I wish I would have thought to take a photo of the whole fam at our old house before Kris left

I wish I would have thought to take a photo of the whole fam at our old house before Kris left

Why We Moved

Kris (my husband) had a job opportunity here. We’ve always talked about living somewhere else. I’ve never lived outside of Kansas and we both wanted to experience something different. Moving an older child obviously isn’t impossible but switching schools can be stressful for them and we realized that now would be a great time to make a change before Memphis (our baby, not the city) has established friends/school/etc.

It’s incredibly ironic that we decided to move Memphis (our son) to Memphis (the city). That was never the plan, it just fell into place that day. Perhaps we wrote our own destiny when we chose his name.

So we’re here, living in Olive Branch, MS. The weather is warmer, the bugs are bigger, the accents are thicker and culturally it’s all different. I think that’s all good for us. We’re still very new here and discovering things to do beyond visit the Target down the street. But so far, so good.

Tips on Moving With a Baby/Toddler/Taby

The original plan was for Kris to move before us, since he had to start working, and we’d join him when the house sold. Fortunately, the house sold within 24 hours (it was quite a day!), and we bought a house shortly after that on the second day of searching. Despite this, there was still four weeks between the day Kris started his new job and the day we closed on the new house. So Memphis and I finished packing and moved all our stuff into U-Haul boxes (they are U-Haul’s version of PODS) and then moved in with my parents for a few weeks.
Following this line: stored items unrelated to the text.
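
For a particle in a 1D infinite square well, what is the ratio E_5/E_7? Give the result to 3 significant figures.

0.510

E_n ∝ n², so E_5/E_7 = 5²/7² = 25/49 = 0.510.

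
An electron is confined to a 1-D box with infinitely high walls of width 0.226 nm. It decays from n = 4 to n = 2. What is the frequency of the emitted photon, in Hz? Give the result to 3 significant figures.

f = 2.14×10^16 Hz

E_1 = h²/(8m_eL²) = 1.180×10^-18 J and ΔE = (4² − 2²)E_1 = 1.416×10^-17 J.
f = ΔE/h = 1.416×10^-17/6.626×10^-34 = 2.14×10^16 Hz.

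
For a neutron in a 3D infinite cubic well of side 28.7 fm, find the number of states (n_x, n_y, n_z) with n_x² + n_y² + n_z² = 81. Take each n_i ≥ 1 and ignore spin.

The level has n_x² + n_y² + n_z² = 81. The ordered positive-integer solutions are (1, 4, 8), (1, 8, 4), (3, 6, 6), (4, 1, 8), (4, 4, 7), (4, 7, 4), (4, 8, 1), (6, 3, 6), (6, 6, 3), (7, 4, 4), (8, 1, 4), (8, 4, 1).
That gives 12 states.

degeneracy = 12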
This transition was the hardest on Memphis. He had left the only home he’s ever known and was missing his Daddy like crazy. Once he woke up in the night crying “Dada” over and over and it broke my heart. On the plus side, we got some quality time with my parents before we moved 8 hours away.

I’m going to break up these tips into two parts. Tips to help with the emotional transition and logistical tips to help with a long drive (or flight).

For the transition:

  • Routine. As much as possible, I tried to maintain Memphis’s normal routine. Nap time and bed time were the same. Dad is normally in charge of bedtime stories, so we FaceTimed him every night to read “Goodnight Moon”.

  • Cuddles. Memphis isn’t a big cuddler, but during this change he was very clingy and needed my cuddles constantly. I didn’t mind this part, and was happy to oblige.

  • Explain the Situation. A 17-month-old can’t understand what’s going on. But I tried to explain things to him as much as possible. “You’ll see Daddy again soon.” “We’re leaving this house but you have an awesome play room waiting for you in your new house.” I’m not sure how much these conversations helped but I think he takes in more than I realize.

Bedtime stories are part of our routine

Bedtime stories are part of our routine

For the journey:

  • New Toys. Having some new toys on hand can definitely help preoccupy a toddler for a longer stretch in the car. Speaking of cars, toy cars are Memphis’s current obsession. So I made sure he had several options for the long haul.

  • All the Snacks. Forget about the healthy diet on travel day. I let Memphis have as many snacks as he wants as long as it keeps him happy. If you’re all about all-natural, organic, fresh foods, consider forgoing it for the day. It will be OK.

  • Active Stops. We try to stop as little as possible, but when we do, we make sure Memphis gets out and has an opportunity to run around. Look for a fast food restaurant with a play area, or better yet, stop by a grocery store and let your kiddo run around the aisles to burn off some energy.

  • Screen Time. During this transition, Memphis got a lot of screen time. I hate that and I actually cut him off from all screens for a while because he was becoming too dependent on them. But when you’re in the car (or plane) for that long, rules kind of go out the window for me. The iPad keeps Memphis entertained for long stretches. We use Amazon Prime video to download episodes of shows. His favorite is “Bubble Guppies” and “Sesame Street”.


Now that we’re all here together as a family, Memphis is content. He was thrilled to see his Daddy, and gave his crib a big hug. Even babies know there’s no bed like your bed. The transition here has been fairly smooth — I think the hardest part was being away from Kris — and everything is right in Memphis’s world again.